Ilona Domnich/ Signum Classics (SIGCD419)

ilona-domnich-signum-classicsOne of the greatest frustrations in my line of work comes when you hear an artist for the first time who absolutely bowls you over… and you’re not in a position to review the performance. Thus was the case when I heard Ilona Domnich’s Mimì in English Touring Opera’s La bohème the other week (I had reviewed Donizetti’s Il furioso the night before and had farmed out Bohème to another of my review team). C’est la vie! With a Rodolfo (David Butt Philip) and Mimì both assuredly better than the last leading couple I saw in that opera at Covent Garden, it was a tremendous evening. I fell in love with Domnich’s silvery soprano from the first off-stage notes and few sopranos have convinced me so soon in Act III that Mimì’s health is in rapid decline.

Happily, the chance to wax lyrical arose more or less immediately with the release of this album on Signum Classics, in which the Russian soprano offers a series of portraits of her favourite operatic roles. And this does seem a personal selection: Domnich herself has written intelligent liner notes in which she links theirs fates – particularly abduction – to that of the mythic Persephone (hence the title) and writes about the journeys they goes on and why each role appeals to her.

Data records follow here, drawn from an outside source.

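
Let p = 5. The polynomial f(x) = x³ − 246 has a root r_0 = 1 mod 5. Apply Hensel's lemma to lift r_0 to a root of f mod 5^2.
r_1 = 16 (mod 25)

Hensel: r_{i+1} = r_i − f(r_i)/f′(r_i) mod 5^{i+2}, where f′(x) = 3x². Iterate:
  r_0 = 1 (mod 5)
  r_1 = 16 (mod 25)
Final: r = 16 with f(r) ≡ 0 mod 5^2.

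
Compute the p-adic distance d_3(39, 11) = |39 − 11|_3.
d_3(39, 11) = 1

Step 1 — x − y = 39 − 11 = 28. Step 2 — v_3(28) = 0 (factor: 28 = (3^0 · 28); the sign does not affect v_p). Step 3 — |x − y|_3 = 3^{0} = 1.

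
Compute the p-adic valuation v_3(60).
v_3(60) = 1

v_3(n) is the largest exponent k such that 3^k divides n. Factor out: 60 = 3^1 · 20. (Sign doesn't affect v_p.) So v_3(60) = 1.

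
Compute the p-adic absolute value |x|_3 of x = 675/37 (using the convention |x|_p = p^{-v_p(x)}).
|675/37|_3 = 1/27

Step 1 — compute v_3(x) by factoring powers of 3 out of the numerator and denominator: v_3(675/37) = 3. Step 2 — apply |x|_p = p^{-v_p(x)} = 3^{-3} = 1/27.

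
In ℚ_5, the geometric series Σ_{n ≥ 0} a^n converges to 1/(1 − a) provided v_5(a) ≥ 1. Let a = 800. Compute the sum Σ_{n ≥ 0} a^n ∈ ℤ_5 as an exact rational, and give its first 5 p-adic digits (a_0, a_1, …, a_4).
Σ a^n = 1/(1 − a) = -1/799;  first 5 digits = (1, 0, 2, 1, 0)

v_5(a) = 2 ≥ 1, so the series converges in ℤ_5 to 1/(1 − a) = 1/(1 − 800) = -1/799. Expand this rational in ℤ_5: compute digits iteratively via d_i = x_i mod 5, x_{i+1} = (x_i − d_i)/5. The first 5 digits are (1, 0, 2, 1, 0).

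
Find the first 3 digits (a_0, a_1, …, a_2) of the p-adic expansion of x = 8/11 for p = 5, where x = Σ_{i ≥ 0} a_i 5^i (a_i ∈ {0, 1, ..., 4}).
(a_0, …, a_2) = (3, 0, 4)

v_5(8/11) = 0 (numerator and denominator both coprime to 5), so x ∈ ℤ_5^×. Compute digits iteratively via a_i = x_i mod 5, x_{i+1} = (x_i − a_i)/5, with x_0 = x:
  x_0 = 8/11;  a_0 = 3;  x_1 = (x_0 − 3)/5 = -5/11
  x_1 = -5/11;  a_1 = 0;  x_2 = (x_1 − 0)/5 = -1/11
  x_2 = -1/11;  a_2 = 4;  x_3 = (x_2 − 4)/5 = -9/11
Digits: (3, 0, 4).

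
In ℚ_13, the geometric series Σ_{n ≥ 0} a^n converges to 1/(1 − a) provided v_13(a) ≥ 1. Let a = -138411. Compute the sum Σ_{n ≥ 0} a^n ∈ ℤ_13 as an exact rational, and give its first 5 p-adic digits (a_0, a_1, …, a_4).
Σ a^n = 1/(1 − a) = 1/138412;  first 5 digits = (1, 0, 0, 2, 8)

v_13(a) = 3 ≥ 1, so the series converges in ℤ_13 to 1/(1 − a) = 1/(1 − (-138411)) = 1/138412. Expand this rational in ℤ_13: compute digits iteratively via d_i = x_i mod 13, x_{i+1} = (x_i − d_i)/13. The first 5 digits are (1, 0, 0, 2, 8).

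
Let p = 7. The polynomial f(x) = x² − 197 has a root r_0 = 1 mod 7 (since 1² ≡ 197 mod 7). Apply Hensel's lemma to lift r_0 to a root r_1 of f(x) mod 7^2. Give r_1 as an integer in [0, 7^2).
r_1 = 1 (mod 49)

Hensel's recurrence: r_{i+1} = r_i − f(r_i)·(f′(r_i))^{-1} mod 7^{i+2}, with f′(x) = 2x. Iterate:
  r_0 = 1 (mod 7)
  r_1 = 1 (mod 49)
Final: r_1 = 1, and one checks f(r_1) ≡ 0 mod 7^2.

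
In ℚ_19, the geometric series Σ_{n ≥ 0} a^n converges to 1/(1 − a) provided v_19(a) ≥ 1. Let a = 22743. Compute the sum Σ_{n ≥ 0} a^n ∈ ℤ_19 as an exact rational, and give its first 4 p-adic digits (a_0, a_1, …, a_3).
Σ a^n = 1/(1 − a) = -1/22742;  first 4 digits = (1, 0, 6, 3)

v_19(a) = 2 ≥ 1, so the series converges in ℤ_19 to 1/(1 − a) = 1/(1 − 22743) = -1/22742. Expand this rational in ℤ_19: compute digits iteratively via d_i = x_i mod 19, x_{i+1} = (x_i − d_i)/19. The first 4 digits are (1, 0, 6, 3).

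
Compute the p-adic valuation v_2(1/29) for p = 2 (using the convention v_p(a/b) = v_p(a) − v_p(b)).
v_2(1/29) = 0

Factor powers of 2 from the numerator and denominator of the reduced fraction: 1 = 2^0 · 1 and 29 = 2^0 · 29. Apply v_p(a/b) = v_p(a) − v_p(b): v_2(1/29) = 0 − 0 = 0.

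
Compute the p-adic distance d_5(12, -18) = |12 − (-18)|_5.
d_5(12, -18) = 1/5

Step 1 — x − y = 12 − (-18) = 30. Step 2 — v_5(30) = 1 (factor: 30 = (5^1 · 6); the sign does not affect v_p). Step 3 — |x − y|_5 = 5^{-1} = 1/5.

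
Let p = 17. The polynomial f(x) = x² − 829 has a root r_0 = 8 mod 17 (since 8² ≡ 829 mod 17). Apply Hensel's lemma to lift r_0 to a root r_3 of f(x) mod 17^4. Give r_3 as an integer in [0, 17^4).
r_3 = 80163 (mod 83521)

Hensel's recurrence: r_{i+1} = r_i − f(r_i)·(f′(r_i))^{-1} mod 17^{i+2}, with f′(x) = 2x. Iterate:
  r_0 = 8 (mod 17)
  r_1 = 110 (mod 289)
  r_2 = 1555 (mod 4913)
  r_3 = 80163 (mod 83521)
Final: r_3 = 80163, and one checks f(r_3) ≡ 0 mod 17^4.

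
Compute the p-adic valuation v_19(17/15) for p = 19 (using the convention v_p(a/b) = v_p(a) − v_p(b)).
v_19(17/15) = 0

Factor powers of 19 from the numerator and denominator of the reduced fraction: 17 = 19^0 · 17 and 15 = 19^0 · 15. Apply v_p(a/b) = v_p(a) − v_p(b): v_19(17/15) = 0 − 0 = 0.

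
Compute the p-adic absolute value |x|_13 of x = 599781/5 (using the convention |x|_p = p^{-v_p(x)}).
|599781/5|_13 = 1/28561

Step 1 — compute v_13(x) by factoring powers of 13 out of the numerator and denominator: v_13(599781/5) = 4. Step 2 — apply |x|_p = p^{-v_p(x)} = 13^{-4} = 1/28561.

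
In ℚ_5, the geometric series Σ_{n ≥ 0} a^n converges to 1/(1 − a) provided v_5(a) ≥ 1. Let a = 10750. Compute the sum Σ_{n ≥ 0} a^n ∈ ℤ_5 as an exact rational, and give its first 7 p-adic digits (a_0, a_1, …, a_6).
Σ a^n = 1/(1 − a) = -1/10749;  first 7 digits = (1, 0, 0, 1, 2, 3, 1)

v_5(a) = 3 ≥ 1, so the series converges in ℤ_5 to 1/(1 − a) = 1/(1 − 10750) = -1/10749. Expand this rational in ℤ_5: compute digits iteratively via d_i = x_i mod 5, x_{i+1} = (x_i − d_i)/5. The first 7 digits are (1, 0, 0, 1, 2, 3, 1).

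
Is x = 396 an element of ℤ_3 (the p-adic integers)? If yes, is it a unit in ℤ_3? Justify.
x ∈ ℤ_3 but not a unit; v_3(x) = 2 > 0

ℤ_3 = {x ∈ ℚ_3 : v_3(x) ≥ 0} and ℤ_3^× = {x ∈ ℤ_3 : v_3(x) = 0}. Here v_3(396) = v_3(num) − v_3(den) = 2; compare against these criteria.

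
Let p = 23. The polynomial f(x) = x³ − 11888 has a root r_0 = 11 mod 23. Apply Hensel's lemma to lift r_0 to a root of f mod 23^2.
r_1 = 333 (mod 529)

Hensel: r_{i+1} = r_i − f(r_i)/f′(r_i) mod 23^{i+2}, where f′(x) = 3x². Iterate:
  r_0 = 11 (mod 23)
  r_1 = 333 (mod 529)
Final: r = 333 with f(r) ≡ 0 mod 23^2.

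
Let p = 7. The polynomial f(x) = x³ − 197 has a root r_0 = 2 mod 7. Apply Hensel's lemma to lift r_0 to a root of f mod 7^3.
r_2 = 226 (mod 343)

Hensel: r_{i+1} = r_i − f(r_i)/f′(r_i) mod 7^{i+2}, where f′(x) = 3x². Iterate:
  r_0 = 2 (mod 7)
  r_1 = 30 (mod 49)
  r_2 = 226 (mod 343)
Final: r = 226 with f(r) ≡ 0 mod 7^3.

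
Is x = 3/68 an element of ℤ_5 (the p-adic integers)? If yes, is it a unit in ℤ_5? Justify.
x ∈ ℤ_5^× (unit); v_5(x) = 0

ℤ_5 = {x ∈ ℚ_5 : v_5(x) ≥ 0} and ℤ_5^× = {x ∈ ℤ_5 : v_5(x) = 0}. Here v_5(3/68) = v_5(num) − v_5(den) = 0; compare against these criteria.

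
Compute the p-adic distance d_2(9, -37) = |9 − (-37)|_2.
d_2(9, -37) = 1/2

Step 1 — x − y = 9 − (-37) = 46. Step 2 — v_2(46) = 1 (factor: 46 = (2^1 · 23); the sign does not affect v_p). Step 3 — |x − y|_2 = 2^{-1} = 1/2.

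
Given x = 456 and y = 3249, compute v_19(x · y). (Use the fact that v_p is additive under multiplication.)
v_19(1481544) = 3

v_p(x) = 1 (factor: 456 = 19^1 · 24); v_p(y) = 2 (factor: 3249 = 19^2 · 9). Additivity: v_p(xy) = v_p(x) + v_p(y) = 1 + 2 = 3. (Direct check: xy = 1481544 = 19^3 · (216).)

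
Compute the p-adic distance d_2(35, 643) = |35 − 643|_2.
d_2(35, 643) = 1/32

Step 1 — x − y = 35 − 643 = -608. Step 2 — v_2(-608) = 5 (factor: -608 = −(2^5 · 19); the sign does not affect v_p). Step 3 — |x − y|_2 = 2^{-5} = 1/32.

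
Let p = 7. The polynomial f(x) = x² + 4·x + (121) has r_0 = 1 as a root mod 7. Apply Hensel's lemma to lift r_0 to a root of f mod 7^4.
r_3 = 1793 (mod 2401)

Hensel: r_{i+1} = r_i − f(r_i)·(f′(r_i))^{-1} mod 7^{i+2}, f′(x) = 2x + 4. Iterate:
  r_0 = 1 (mod 7)
  r_1 = 29 (mod 49)
  r_2 = 78 (mod 343)
  r_3 = 1793 (mod 2401)
Final: r = 1793 satisfies f(r) ≡ 0 mod 7^4.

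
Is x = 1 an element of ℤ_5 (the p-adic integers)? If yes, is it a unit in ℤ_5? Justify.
x ∈ ℤ_5^× (unit); v_5(x) = 0

ℤ_5 = {x ∈ ℚ_5 : v_5(x) ≥ 0} and ℤ_5^× = {x ∈ ℤ_5 : v_5(x) = 0}. Here v_5(1) = v_5(num) − v_5(den) = 0; compare against these criteria.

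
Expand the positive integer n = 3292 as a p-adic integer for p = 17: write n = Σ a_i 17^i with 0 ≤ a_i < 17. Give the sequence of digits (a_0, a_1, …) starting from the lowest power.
(a_0, a_1, …) = (11, 6, 11)

Repeated division by 17 gives the digits low-to-high: 3292 = 11 + 6·17^1 + 11·17^2. Digit sequence: (11, 6, 11).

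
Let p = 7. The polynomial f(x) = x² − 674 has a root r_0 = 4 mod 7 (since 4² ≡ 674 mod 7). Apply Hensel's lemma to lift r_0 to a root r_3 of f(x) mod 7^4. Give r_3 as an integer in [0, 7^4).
r_3 = 74 (mod 2401)

Hensel's recurrence: r_{i+1} = r_i − f(r_i)·(f′(r_i))^{-1} mod 7^{i+2}, with f′(x) = 2x. Iterate:
  r_0 = 4 (mod 7)
  r_1 = 25 (mod 49)
  r_2 = 74 (mod 343)
  r_3 = 74 (mod 2401)
Final: r_3 = 74, and one checks f(r_3) ≡ 0 mod 7^4.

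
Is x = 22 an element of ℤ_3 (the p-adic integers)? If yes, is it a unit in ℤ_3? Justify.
x ∈ ℤ_3^× (unit); v_3(x) = 0

ℤ_3 = {x ∈ ℚ_3 : v_3(x) ≥ 0} and ℤ_3^× = {x ∈ ℤ_3 : v_3(x) = 0}. Here v_3(22) = v_3(num) − v_3(den) = 0; compare against these criteria.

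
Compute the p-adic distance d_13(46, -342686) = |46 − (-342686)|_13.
d_13(46, -342686) = 1/28561

Step 1 — x − y = 46 − (-342686) = 342732. Step 2 — v_13(342732) = 4 (factor: 342732 = (13^4 · 12); the sign does not affect v_p). Step 3 — |x − y|_13 = 13^{-4} = 1/28561.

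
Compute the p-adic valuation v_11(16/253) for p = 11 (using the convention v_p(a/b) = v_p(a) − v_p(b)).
v_11(16/253) = -1

Factor powers of 11 from the numerator and denominator of the reduced fraction: 16 = 11^0 · 16 and 253 = 11^1 · 23. Apply v_p(a/b) = v_p(a) − v_p(b): v_11(16/253) = 0 − 1 = -1.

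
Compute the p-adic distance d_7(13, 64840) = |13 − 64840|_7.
d_7(13, 64840) = 1/2401

Step 1 — x − y = 13 − 64840 = -64827. Step 2 — v_7(-64827) = 4 (factor: -64827 = −(7^4 · 27); the sign does not affect v_p). Step 3 — |x − y|_7 = 7^{-4} = 1/2401.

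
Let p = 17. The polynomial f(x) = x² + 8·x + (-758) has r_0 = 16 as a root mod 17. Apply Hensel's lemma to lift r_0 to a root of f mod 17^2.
r_1 = 271 (mod 289)

Hensel: r_{i+1} = r_i − f(r_i)·(f′(r_i))^{-1} mod 17^{i+2}, f′(x) = 2x + 8. Iterate:
  r_0 = 16 (mod 17)
  r_1 = 271 (mod 289)
Final: r = 271 satisfies f(r) ≡ 0 mod 17^2.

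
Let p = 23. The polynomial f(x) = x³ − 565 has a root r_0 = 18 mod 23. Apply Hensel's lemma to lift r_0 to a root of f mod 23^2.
r_1 = 110 (mod 529)

Hensel: r_{i+1} = r_i − f(r_i)/f′(r_i) mod 23^{i+2}, where f′(x) = 3x². Iterate:
  r_0 = 18 (mod 23)
  r_1 = 110 (mod 529)
Final: r = 110 with f(r) ≡ 0 mod 23^2.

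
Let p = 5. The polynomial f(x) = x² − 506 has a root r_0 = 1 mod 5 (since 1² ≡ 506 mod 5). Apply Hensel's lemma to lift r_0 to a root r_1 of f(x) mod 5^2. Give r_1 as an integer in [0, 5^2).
r_1 = 16 (mod 25)

Hensel's recurrence: r_{i+1} = r_i − f(r_i)·(f′(r_i))^{-1} mod 5^{i+2}, with f′(x) = 2x. Iterate:
  r_0 = 1 (mod 5)
  r_1 = 16 (mod 25)
Final: r_1 = 16, and one checks f(r_1) ≡ 0 mod 5^2.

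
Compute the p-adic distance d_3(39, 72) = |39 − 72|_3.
d_3(39, 72) = 1/3

Step 1 — x − y = 39 − 72 = -33. Step 2 — v_3(-33) = 1 (factor: -33 = −(3^1 · 11); the sign does not affect v_p). Step 3 — |x − y|_3 = 3^{-1} = 1/3.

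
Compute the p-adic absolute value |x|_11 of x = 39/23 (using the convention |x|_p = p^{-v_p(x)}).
|39/23|_11 = 1

Step 1 — compute v_11(x) by factoring powers of 11 out of the numerator and denominator: v_11(39/23) = 0. Step 2 — apply |x|_p = p^{-v_p(x)} = 11^{0} = 1.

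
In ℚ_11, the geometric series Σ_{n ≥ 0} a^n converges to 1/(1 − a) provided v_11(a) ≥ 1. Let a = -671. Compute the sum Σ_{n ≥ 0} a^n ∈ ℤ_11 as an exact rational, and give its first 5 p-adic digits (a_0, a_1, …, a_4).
Σ a^n = 1/(1 − a) = 1/672;  first 5 digits = (1, 5, 8, 0, 8)

v_11(a) = 1 ≥ 1, so the series converges in ℤ_11 to 1/(1 − a) = 1/(1 − (-671)) = 1/672. Expand this rational in ℤ_11: compute digits iteratively via d_i = x_i mod 11, x_{i+1} = (x_i − d_i)/11. The first 5 digits are (1, 5, 8, 0, 8).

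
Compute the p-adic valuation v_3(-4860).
v_3(-4860) = 5

v_3(n) is the largest exponent k such that 3^k divides n. Factor out: -4860 = -3^5 · 20. (Sign doesn't affect v_p.) So v_3(-4860) = 5.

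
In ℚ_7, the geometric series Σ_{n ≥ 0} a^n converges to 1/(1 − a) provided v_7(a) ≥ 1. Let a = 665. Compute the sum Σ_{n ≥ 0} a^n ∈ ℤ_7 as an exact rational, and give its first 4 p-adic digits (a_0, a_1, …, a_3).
Σ a^n = 1/(1 − a) = -1/664;  first 4 digits = (1, 4, 1, 4)

v_7(a) = 1 ≥ 1, so the series converges in ℤ_7 to 1/(1 − a) = 1/(1 − 665) = -1/664. Expand this rational in ℤ_7: compute digits iteratively via d_i = x_i mod 7, x_{i+1} = (x_i − d_i)/7. The first 4 digits are (1, 4, 1, 4).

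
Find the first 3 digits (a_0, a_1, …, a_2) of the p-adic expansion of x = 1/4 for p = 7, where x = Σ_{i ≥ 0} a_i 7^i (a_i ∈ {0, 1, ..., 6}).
(a_0, …, a_2) = (2, 5, 1)

v_7(1/4) = 0 (numerator and denominator both coprime to 7), so x ∈ ℤ_7^×. Compute digits iteratively via a_i = x_i mod 7, x_{i+1} = (x_i − a_i)/7, with x_0 = x:
  x_0 = 1/4;  a_0 = 2;  x_1 = (x_0 − 2)/7 = -1/4
  x_1 = -1/4;  a_1 = 5;  x_2 = (x_1 − 5)/7 = -3/4
  x_2 = -3/4;  a_2 = 1;  x_3 = (x_2 − 1)/7 = -1/4
Digits: (2, 5, 1).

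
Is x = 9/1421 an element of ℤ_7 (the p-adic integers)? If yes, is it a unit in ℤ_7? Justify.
x ∉ ℤ_7 (v_7(x) = -2 < 0)

ℤ_7 = {x ∈ ℚ_7 : v_7(x) ≥ 0} and ℤ_7^× = {x ∈ ℤ_7 : v_7(x) = 0}. Here v_7(9/1421) = v_7(num) − v_7(den) = -2; compare against these criteria.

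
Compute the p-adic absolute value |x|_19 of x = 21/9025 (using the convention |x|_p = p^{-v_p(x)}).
|21/9025|_19 = 361

Step 1 — compute v_19(x) by factoring powers of 19 out of the numerator and denominator: v_19(21/9025) = -2. Step 2 — apply |x|_p = p^{-v_p(x)} = 19^{2} = 361.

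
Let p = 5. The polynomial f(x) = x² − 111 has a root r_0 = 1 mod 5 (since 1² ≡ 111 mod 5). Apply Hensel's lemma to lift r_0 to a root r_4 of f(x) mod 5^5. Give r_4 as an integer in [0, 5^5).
r_4 = 481 (mod 3125)

Hensel's recurrence: r_{i+1} = r_i − f(r_i)·(f′(r_i))^{-1} mod 5^{i+2}, with f′(x) = 2x. Iterate:
  r_0 = 1 (mod 5)
  r_1 = 6 (mod 25)
  r_2 = 106 (mod 125)
  r_3 = 481 (mod 625)
  r_4 = 481 (mod 3125)
Final: r_4 = 481, and one checks f(r_4) ≡ 0 mod 5^5.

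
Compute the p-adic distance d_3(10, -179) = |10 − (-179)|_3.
d_3(10, -179) = 1/27

Step 1 — x − y = 10 − (-179) = 189. Step 2 — v_3(189) = 3 (factor: 189 = (3^3 · 7); the sign does not affect v_p). Step 3 — |x − y|_3 = 3^{-3} = 1/27.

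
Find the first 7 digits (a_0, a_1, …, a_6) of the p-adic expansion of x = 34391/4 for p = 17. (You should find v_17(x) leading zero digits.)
(a_0, …, a_6) = (0, 0, 0, 6, 4, 4, 4)

v_17(34391/4) = 3, so a_0 = ... = a_2 = 0. Factor out: x = 17^3 · u with u = 7/4 a unit in ℤ_17. Expand u iteratively via a_{v+i} = u_i mod 17, u_{i+1} = (u_i − a_{v+i})/17:
  u_0 = 7/4;  a_3 = 6;  u_1 = (u_0 − 6)/17 = -1/4
  u_1 = -1/4;  a_4 = 4;  u_2 = (u_1 − 4)/17 = -1/4
  u_2 = -1/4;  a_5 = 4;  u_3 = (u_2 − 4)/17 = -1/4
  u_3 = -1/4;  a_6 = 4;  u_4 = (u_3 − 4)/17 = -1/4
Digits: (0, 0, 0, 6, 4, 4, 4).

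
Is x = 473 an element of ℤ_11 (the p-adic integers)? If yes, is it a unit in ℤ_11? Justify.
x ∈ ℤ_11 but not a unit; v_11(x) = 1 > 0

ℤ_11 = {x ∈ ℚ_11 : v_11(x) ≥ 0} and ℤ_11^× = {x ∈ ℤ_11 : v_11(x) = 0}. Here v_11(473) = v_11(num) − v_11(den) = 1; compare against these criteria.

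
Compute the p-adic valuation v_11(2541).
v_11(2541) = 2

v_11(n) is the largest exponent k such that 11^k divides n. Factor out: 2541 = 11^2 · 21. (Sign doesn't affect v_p.) So v_11(2541) = 2.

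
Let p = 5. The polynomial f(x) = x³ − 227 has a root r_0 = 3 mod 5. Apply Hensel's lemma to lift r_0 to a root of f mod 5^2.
r_1 = 3 (mod 25)

Hensel: r_{i+1} = r_i − f(r_i)/f′(r_i) mod 5^{i+2}, where f′(x) = 3x². Iterate:
  r_0 = 3 (mod 5)
  r_1 = 3 (mod 25)
Final: r = 3 with f(r) ≡ 0 mod 5^2.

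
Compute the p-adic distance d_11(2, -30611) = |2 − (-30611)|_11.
d_11(2, -30611) = 1/1331

Step 1 — x − y = 2 − (-30611) = 30613. Step 2 — v_11(30613) = 3 (factor: 30613 = (11^3 · 23); the sign does not affect v_p). Step 3 — |x − y|_11 = 11^{-3} = 1/1331.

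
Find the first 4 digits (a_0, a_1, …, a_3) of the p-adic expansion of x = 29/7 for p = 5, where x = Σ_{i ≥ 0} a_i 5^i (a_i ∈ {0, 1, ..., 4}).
(a_0, …, a_3) = (2, 4, 0, 2)

v_5(29/7) = 0 (numerator and denominator both coprime to 5), so x ∈ ℤ_5^×. Compute digits iteratively via a_i = x_i mod 5, x_{i+1} = (x_i − a_i)/5, with x_0 = x:
  x_0 = 29/7;  a_0 = 2;  x_1 = (x_0 − 2)/5 = 3/7
  x_1 = 3/7;  a_1 = 4;  x_2 = (x_1 − 4)/5 = -5/7
  x_2 = -5/7;  a_2 = 0;  x_3 = (x_2 − 0)/5 = -1/7
  x_3 = -1/7;  a_3 = 2;  x_4 = (x_3 − 2)/5 = -3/7
Digits: (2, 4, 0, 2).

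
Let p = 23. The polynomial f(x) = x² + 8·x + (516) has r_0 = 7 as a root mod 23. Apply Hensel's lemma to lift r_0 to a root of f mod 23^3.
r_2 = 11208 (mod 12167)

Hensel: r_{i+1} = r_i − f(r_i)·(f′(r_i))^{-1} mod 23^{i+2}, f′(x) = 2x + 8. Iterate:
  r_0 = 7 (mod 23)
  r_1 = 99 (mod 529)
  r_2 = 11208 (mod 12167)
Final: r = 11208 satisfies f(r) ≡ 0 mod 23^3.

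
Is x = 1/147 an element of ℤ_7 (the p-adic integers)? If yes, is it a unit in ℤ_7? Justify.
x ∉ ℤ_7 (v_7(x) = -2 < 0)

ℤ_7 = {x ∈ ℚ_7 : v_7(x) ≥ 0} and ℤ_7^× = {x ∈ ℤ_7 : v_7(x) = 0}. Here v_7(1/147) = v_7(num) − v_7(den) = -2; compare against these criteria.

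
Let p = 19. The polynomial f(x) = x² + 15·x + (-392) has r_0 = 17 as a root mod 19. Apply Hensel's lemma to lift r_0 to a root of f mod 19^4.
r_3 = 10505 (mod 130321)

Hensel: r_{i+1} = r_i − f(r_i)·(f′(r_i))^{-1} mod 19^{i+2}, f′(x) = 2x + 15. Iterate:
  r_0 = 17 (mod 19)
  r_1 = 36 (mod 361)
  r_2 = 3646 (mod 6859)
  r_3 = 10505 (mod 130321)
Final: r = 10505 satisfies f(r) ≡ 0 mod 19^4.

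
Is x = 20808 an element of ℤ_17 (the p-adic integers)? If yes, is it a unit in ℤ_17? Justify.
x ∈ ℤ_17 but not a unit; v_17(x) = 2 > 0

ℤ_17 = {x ∈ ℚ_17 : v_17(x) ≥ 0} and ℤ_17^× = {x ∈ ℤ_17 : v_17(x) = 0}. Here v_17(20808) = v_17(num) − v_17(den) = 2; compare against these criteria.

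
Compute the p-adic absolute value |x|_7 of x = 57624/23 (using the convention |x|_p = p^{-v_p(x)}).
|57624/23|_7 = 1/2401

Step 1 — compute v_7(x) by factoring powers of 7 out of the numerator and denominator: v_7(57624/23) = 4. Step 2 — apply |x|_p = p^{-v_p(x)} = 7^{-4} = 1/2401.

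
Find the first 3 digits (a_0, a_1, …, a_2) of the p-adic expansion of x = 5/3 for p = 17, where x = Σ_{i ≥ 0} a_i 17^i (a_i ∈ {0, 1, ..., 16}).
(a_0, …, a_2) = (13, 5, 11)

v_17(5/3) = 0 (numerator and denominator both coprime to 17), so x ∈ ℤ_17^×. Compute digits iteratively via a_i = x_i mod 17, x_{i+1} = (x_i − a_i)/17, with x_0 = x:
  x_0 = 5/3;  a_0 = 13;  x_1 = (x_0 − 13)/17 = -2/3
  x_1 = -2/3;  a_1 = 5;  x_2 = (x_1 − 5)/17 = -1/3
  x_2 = -1/3;  a_2 = 11;  x_3 = (x_2 − 11)/17 = -2/3
Digits: (13, 5, 11).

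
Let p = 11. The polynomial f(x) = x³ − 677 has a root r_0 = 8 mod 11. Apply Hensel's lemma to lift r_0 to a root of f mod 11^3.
r_2 = 767 (mod 1331)

Hensel: r_{i+1} = r_i − f(r_i)/f′(r_i) mod 11^{i+2}, where f′(x) = 3x². Iterate:
  r_0 = 8 (mod 11)
  r_1 = 41 (mod 121)
  r_2 = 767 (mod 1331)
Final: r = 767 with f(r) ≡ 0 mod 11^3.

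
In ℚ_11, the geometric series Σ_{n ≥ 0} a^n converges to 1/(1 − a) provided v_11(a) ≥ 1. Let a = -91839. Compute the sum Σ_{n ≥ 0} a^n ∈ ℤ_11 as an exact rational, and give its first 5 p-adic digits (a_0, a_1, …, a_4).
Σ a^n = 1/(1 − a) = 1/91840;  first 5 digits = (1, 0, 0, 8, 4)

v_11(a) = 3 ≥ 1, so the series converges in ℤ_11 to 1/(1 − a) = 1/(1 − (-91839)) = 1/91840. Expand this rational in ℤ_11: compute digits iteratively via d_i = x_i mod 11, x_{i+1} = (x_i − d_i)/11. The first 5 digits are (1, 0, 0, 8, 4).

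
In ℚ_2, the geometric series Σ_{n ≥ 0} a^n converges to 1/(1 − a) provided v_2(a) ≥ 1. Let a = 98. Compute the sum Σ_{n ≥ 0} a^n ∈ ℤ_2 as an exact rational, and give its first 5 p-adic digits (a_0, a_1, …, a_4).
Σ a^n = 1/(1 − a) = -1/97;  first 5 digits = (1, 1, 1, 1, 1)

v_2(a) = 1 ≥ 1, so the series converges in ℤ_2 to 1/(1 − a) = 1/(1 − 98) = -1/97. Expand this rational in ℤ_2: compute digits iteratively via d_i = x_i mod 2, x_{i+1} = (x_i − d_i)/2. The first 5 digits are (1, 1, 1, 1, 1).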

So themes of “pure innocence” (the Snowmaiden), “tasting life, passion, playing with fire” (Manon, Elle from La voix humaine) and the “wiser woman who has lived” (Mozart’s Countess, Magda) are identified as different stages on that journey. The running order of the programme, however, doesn’t reflect this: a missed opportunity.

The heroine represented on all three stages of this journey, however, is Gilda, a role that Domnich admits is her favourite. Wowed as I was by the silvery, silken quality in Domnich’s Mimì, I was a little surprised to see so many coloratura warbling roles in this programme… but Domnich has got the firepower to do them justice and I could completely see her as Rigoletto’s daughter. Here we get “Caro nome”, of course, with an easy, bell-like clarity to her coloratura. But we also get two of the opera’s three father-daughter duets with no less than Leo Nucci as Rigoletto. Having seen him very naughtily undercut his soprano in the Act II “Vendetta” duet, Nucci is on his best behaviour here, remembering that he’s a guest on someone else’s recital disc. His baritone is dry and a bit raddled at the top now, but at least he is a baritone and still has a superb sense of Verdi style. Domnich’s Gilda is especially touching in death, bringing tender fragility to her tone as Nucci’s Rigoletto grieves.

Ilona Domnich

Ilona Domnich

Domnich shines in a couple of Parisian temptresses. Her Magda, from Puccini’s La rondine, is represented not by “Doretta’s dream song” (on Domnich’s previous disc) but her nostalgic “Ore dolci e divine”, bursting with charm. Her Manon (Massenet’s), however, is utterly delicious and a huge tease, represented here by her Act III Gavotte. Steady support comes from the Southbank Sinfonia and Simon Over.

I’m not convinced that Domnich might not be better to suited to Susanna rather than the Countess in Le nozze di Figaro, but the programming might have been responsible here, pairing her “Dove sono” with a sparkling account of Rosina’s “Una voce poco fa” from the “prequel” Il barbiere di Siviglia. I normally much prefer mezzos for my Rossini Rosinas, but Domnich vocal pyrotechnics could turn me…

Scenes from Linda di Chamounix, La voix humaine and Messager’s rarity Fortunio are all accomplished, but some of the loveliest singing on the disc comes in Snegurochka’s aria from the prologue of Rimsky-Korsakov’s The Snowmaiden. Here, Domnich displays lightness of tone, sensitive phrasing and charm. Whose heart would not melt for this Snowmaiden?